While this transition is happening, Chinese growth will necessarily slow down and the overhang of risk and uncertainty will persist. Can the country transition without huge disruption to the global financial system along the way? What negative feedback loops could yet develop? What does this mean for the global growth model, which is powered by assumptions of increasing trade and globalisation, with China at the centre?
What about the commodity exporting countries whose growth has been so tied to continuous Chinese fixed investment growth? What happens to European countries, whose growth has been linked to Chinese demand for high value imports?
SA is unfortunately highly exposed to the China growth story, indirectly via its implications for global financial markets and the global economy, and directly via the fact that China is SA’s most important trading partner. The loss of momentum in the Chinese economy in the decade to 2020 contributed a lot to the drag on the domestic economy over the period. As we now know, the resulting economic stagnation has been catastrophic for the political economy. This “not” Evergrande disaster is a signal that the next decade will be an unhappy one for China, and policymakers had better take heed.

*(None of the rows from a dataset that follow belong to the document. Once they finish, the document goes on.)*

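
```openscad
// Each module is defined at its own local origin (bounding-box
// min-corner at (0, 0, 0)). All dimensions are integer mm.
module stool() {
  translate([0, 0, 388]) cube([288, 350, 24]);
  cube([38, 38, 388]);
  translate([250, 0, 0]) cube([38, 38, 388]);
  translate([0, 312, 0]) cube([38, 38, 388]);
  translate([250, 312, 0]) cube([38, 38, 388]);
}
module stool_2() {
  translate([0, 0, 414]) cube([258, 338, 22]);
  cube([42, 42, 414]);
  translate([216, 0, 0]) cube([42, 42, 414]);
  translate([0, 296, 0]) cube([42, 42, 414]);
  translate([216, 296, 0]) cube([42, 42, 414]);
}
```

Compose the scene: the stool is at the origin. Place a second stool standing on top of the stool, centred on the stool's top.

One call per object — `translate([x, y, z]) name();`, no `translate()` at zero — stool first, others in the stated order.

stool();
translate([15, 6, 412]) stool_2();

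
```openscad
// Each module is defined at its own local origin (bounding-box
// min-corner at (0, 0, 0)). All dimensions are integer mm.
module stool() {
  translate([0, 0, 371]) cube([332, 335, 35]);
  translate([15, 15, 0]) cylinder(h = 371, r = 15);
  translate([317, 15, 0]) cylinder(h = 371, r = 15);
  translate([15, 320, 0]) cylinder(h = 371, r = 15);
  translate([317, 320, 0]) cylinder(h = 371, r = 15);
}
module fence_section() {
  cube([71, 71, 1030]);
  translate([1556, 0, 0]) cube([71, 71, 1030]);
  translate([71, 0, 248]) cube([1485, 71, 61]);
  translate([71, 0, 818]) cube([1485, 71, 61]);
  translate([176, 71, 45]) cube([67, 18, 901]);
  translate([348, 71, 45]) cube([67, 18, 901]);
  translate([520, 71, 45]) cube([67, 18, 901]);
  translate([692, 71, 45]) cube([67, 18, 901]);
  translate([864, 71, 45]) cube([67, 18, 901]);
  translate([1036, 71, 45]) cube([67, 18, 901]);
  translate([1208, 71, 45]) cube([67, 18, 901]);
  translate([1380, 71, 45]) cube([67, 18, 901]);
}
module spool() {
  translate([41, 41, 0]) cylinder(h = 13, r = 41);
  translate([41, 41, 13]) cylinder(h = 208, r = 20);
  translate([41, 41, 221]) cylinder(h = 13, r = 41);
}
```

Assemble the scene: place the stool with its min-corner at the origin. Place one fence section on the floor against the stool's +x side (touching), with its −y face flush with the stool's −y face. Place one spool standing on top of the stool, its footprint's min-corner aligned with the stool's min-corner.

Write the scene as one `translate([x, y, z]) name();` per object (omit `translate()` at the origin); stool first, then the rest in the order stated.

stool();
translate([332, 0, 0]) fence_section();
translate([0, 0, 406]) spool();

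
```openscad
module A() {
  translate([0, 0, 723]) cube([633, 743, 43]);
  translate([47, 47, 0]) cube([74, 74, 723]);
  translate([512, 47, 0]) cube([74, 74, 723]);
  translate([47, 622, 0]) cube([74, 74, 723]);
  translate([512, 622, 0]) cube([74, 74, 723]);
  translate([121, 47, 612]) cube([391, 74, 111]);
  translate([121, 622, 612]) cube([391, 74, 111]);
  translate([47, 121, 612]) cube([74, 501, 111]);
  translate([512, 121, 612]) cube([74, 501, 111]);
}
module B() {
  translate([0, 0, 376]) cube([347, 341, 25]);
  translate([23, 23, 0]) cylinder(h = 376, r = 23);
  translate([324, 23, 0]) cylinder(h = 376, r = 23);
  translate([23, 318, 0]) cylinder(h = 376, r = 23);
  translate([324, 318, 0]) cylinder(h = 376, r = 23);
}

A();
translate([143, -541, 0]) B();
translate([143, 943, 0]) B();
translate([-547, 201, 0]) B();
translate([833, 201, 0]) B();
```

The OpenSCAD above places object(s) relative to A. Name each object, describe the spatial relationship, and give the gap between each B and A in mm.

Each stool's nearest face is 200 mm from the table's bounding box.

A is a table. B is a stool. Four stools sit around the table at the −y, +y, −x, +x sides. The gap between each stool and the table is 200 mm.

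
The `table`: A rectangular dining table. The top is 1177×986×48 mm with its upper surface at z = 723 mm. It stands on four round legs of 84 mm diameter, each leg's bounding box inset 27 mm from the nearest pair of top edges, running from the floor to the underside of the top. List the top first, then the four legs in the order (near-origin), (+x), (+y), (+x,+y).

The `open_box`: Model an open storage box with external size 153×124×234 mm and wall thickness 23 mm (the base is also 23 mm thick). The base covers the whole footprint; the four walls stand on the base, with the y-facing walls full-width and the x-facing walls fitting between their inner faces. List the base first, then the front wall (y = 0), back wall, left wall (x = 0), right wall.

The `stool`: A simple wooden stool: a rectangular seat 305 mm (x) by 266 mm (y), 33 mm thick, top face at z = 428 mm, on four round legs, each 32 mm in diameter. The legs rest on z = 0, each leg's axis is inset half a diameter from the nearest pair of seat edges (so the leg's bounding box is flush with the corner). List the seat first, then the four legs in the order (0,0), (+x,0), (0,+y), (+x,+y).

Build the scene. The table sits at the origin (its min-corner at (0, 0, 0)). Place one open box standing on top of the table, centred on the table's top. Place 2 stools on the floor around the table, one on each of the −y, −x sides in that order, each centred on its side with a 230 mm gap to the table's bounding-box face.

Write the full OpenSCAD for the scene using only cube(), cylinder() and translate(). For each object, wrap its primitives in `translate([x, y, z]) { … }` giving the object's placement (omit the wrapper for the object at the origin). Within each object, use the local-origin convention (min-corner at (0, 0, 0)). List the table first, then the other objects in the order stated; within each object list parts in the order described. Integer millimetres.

translate([0, 0, 675]) cube([1177, 986, 48]);
translate([69, 69, 0]) cylinder(h = 675, r = 42);
translate([1108, 69, 0]) cylinder(h = 675, r = 42);
translate([69, 917, 0]) cylinder(h = 675, r = 42);
translate([1108, 917, 0]) cylinder(h = 675, r = 42);
translate([512, 431, 723]) {
  cube([153, 124, 23]);
  translate([0, 0, 23]) cube([153, 23, 211]);
  translate([0, 101, 23]) cube([153, 23, 211]);
  translate([0, 23, 23]) cube([23, 78, 211]);
  translate([130, 23, 23]) cube([23, 78, 211]);
}
translate([436, -496, 0]) {
  translate([0, 0, 395]) cube([305, 266, 33]);
  translate([16, 16, 0]) cylinder(h = 395, r = 16);
  translate([289, 16, 0]) cylinder(h = 395, r = 16);
  translate([16, 250, 0]) cylinder(h = 395, r = 16);
  translate([289, 250, 0]) cylinder(h = 395, r = 16);
}
translate([-535, 360, 0]) {
  translate([0, 0, 395]) cube([305, 266, 33]);
  translate([16, 16, 0]) cylinder(h = 395, r = 16);
  translate([289, 16, 0]) cylinder(h = 395, r = 16);
  translate([16, 250, 0]) cylinder(h = 395, r = 16);
  translate([289, 250, 0]) cylinder(h = 395, r = 16);
}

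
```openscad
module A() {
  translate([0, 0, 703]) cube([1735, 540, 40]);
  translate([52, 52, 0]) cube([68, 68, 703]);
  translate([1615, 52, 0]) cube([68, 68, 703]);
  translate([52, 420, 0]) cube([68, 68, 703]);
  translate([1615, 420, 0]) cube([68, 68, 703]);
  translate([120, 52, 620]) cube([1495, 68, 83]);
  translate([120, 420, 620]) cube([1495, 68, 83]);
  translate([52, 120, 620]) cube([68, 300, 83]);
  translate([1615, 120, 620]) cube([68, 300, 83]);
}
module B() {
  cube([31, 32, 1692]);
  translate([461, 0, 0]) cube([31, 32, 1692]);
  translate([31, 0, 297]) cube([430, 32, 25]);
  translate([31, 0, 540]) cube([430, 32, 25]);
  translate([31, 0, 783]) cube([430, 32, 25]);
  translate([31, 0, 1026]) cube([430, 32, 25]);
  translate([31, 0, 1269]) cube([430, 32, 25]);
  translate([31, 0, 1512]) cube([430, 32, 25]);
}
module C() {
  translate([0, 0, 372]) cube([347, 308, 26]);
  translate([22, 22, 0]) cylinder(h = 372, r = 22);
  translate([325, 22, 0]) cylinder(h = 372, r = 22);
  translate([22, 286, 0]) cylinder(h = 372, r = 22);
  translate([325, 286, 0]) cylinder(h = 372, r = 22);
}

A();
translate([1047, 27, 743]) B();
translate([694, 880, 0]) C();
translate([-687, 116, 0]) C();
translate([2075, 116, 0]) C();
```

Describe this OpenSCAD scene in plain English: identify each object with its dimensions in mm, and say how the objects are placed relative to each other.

A is a rectangular dining table. The top is 1735×540×40 mm with its upper surface at z = 743 mm. It stands on four 68×68 mm square legs, each inset 52 mm from the nearest pair of top edges, running from the floor to the underside of the top. Four apron rails, 68 mm thick and 83 mm tall, run between adjacent legs with their top edges flush with the underside of the top and their outer faces flush with the legs' outer faces.

B is a wooden ladder with two side rails of 31×32 mm section and 1692 mm height, set 492 mm apart overall. Between them run 6 rectangular rungs (32 mm deep, 25 mm thick), front faces flush with the rails' −y face. The bottom of the first rung is 297 mm above the floor and each subsequent rung is 243 mm higher than the one below.

C is a four-legged stool. The seat is 347×308 mm, 26 mm thick, top at z = 398 mm. It stands on four round legs, each 44 mm in diameter, from z = 0 to the seat underside, each leg's axis is inset half a diameter from the nearest pair of seat edges (so the leg's bounding box is flush with the corner).

The ladder is on top of the table. Three stools sit around the table at the +y, −x, +x sides.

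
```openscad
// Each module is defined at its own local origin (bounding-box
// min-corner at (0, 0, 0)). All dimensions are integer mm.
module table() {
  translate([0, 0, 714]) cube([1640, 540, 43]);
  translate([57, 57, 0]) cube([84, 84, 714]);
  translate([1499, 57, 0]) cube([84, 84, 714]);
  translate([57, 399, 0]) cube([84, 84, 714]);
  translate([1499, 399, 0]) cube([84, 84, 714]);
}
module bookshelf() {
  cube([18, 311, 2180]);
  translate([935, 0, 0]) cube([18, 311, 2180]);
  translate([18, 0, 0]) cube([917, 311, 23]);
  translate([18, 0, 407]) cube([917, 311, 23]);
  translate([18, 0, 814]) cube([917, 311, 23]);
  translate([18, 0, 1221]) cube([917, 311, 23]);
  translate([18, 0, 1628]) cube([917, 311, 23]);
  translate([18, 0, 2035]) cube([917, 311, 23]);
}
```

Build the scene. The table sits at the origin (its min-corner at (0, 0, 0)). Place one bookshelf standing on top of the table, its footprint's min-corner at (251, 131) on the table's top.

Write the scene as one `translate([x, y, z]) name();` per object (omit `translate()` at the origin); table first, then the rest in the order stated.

table();
translate([251, 131, 757]) bookshelf();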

At the very least, we must assume that the current frothiness in commodity prices might not persist, and that the positive terms of trade shock that we have enjoyed of late could become a negative shock in the coming period. This could portend the re-emergence of macroeconomic pressures over the medium term. The need for structural reforms has only become more urgent in the past two weeks.
• Lijane works in fixed income sales and strategy at Absa Corporate & Investment Banking.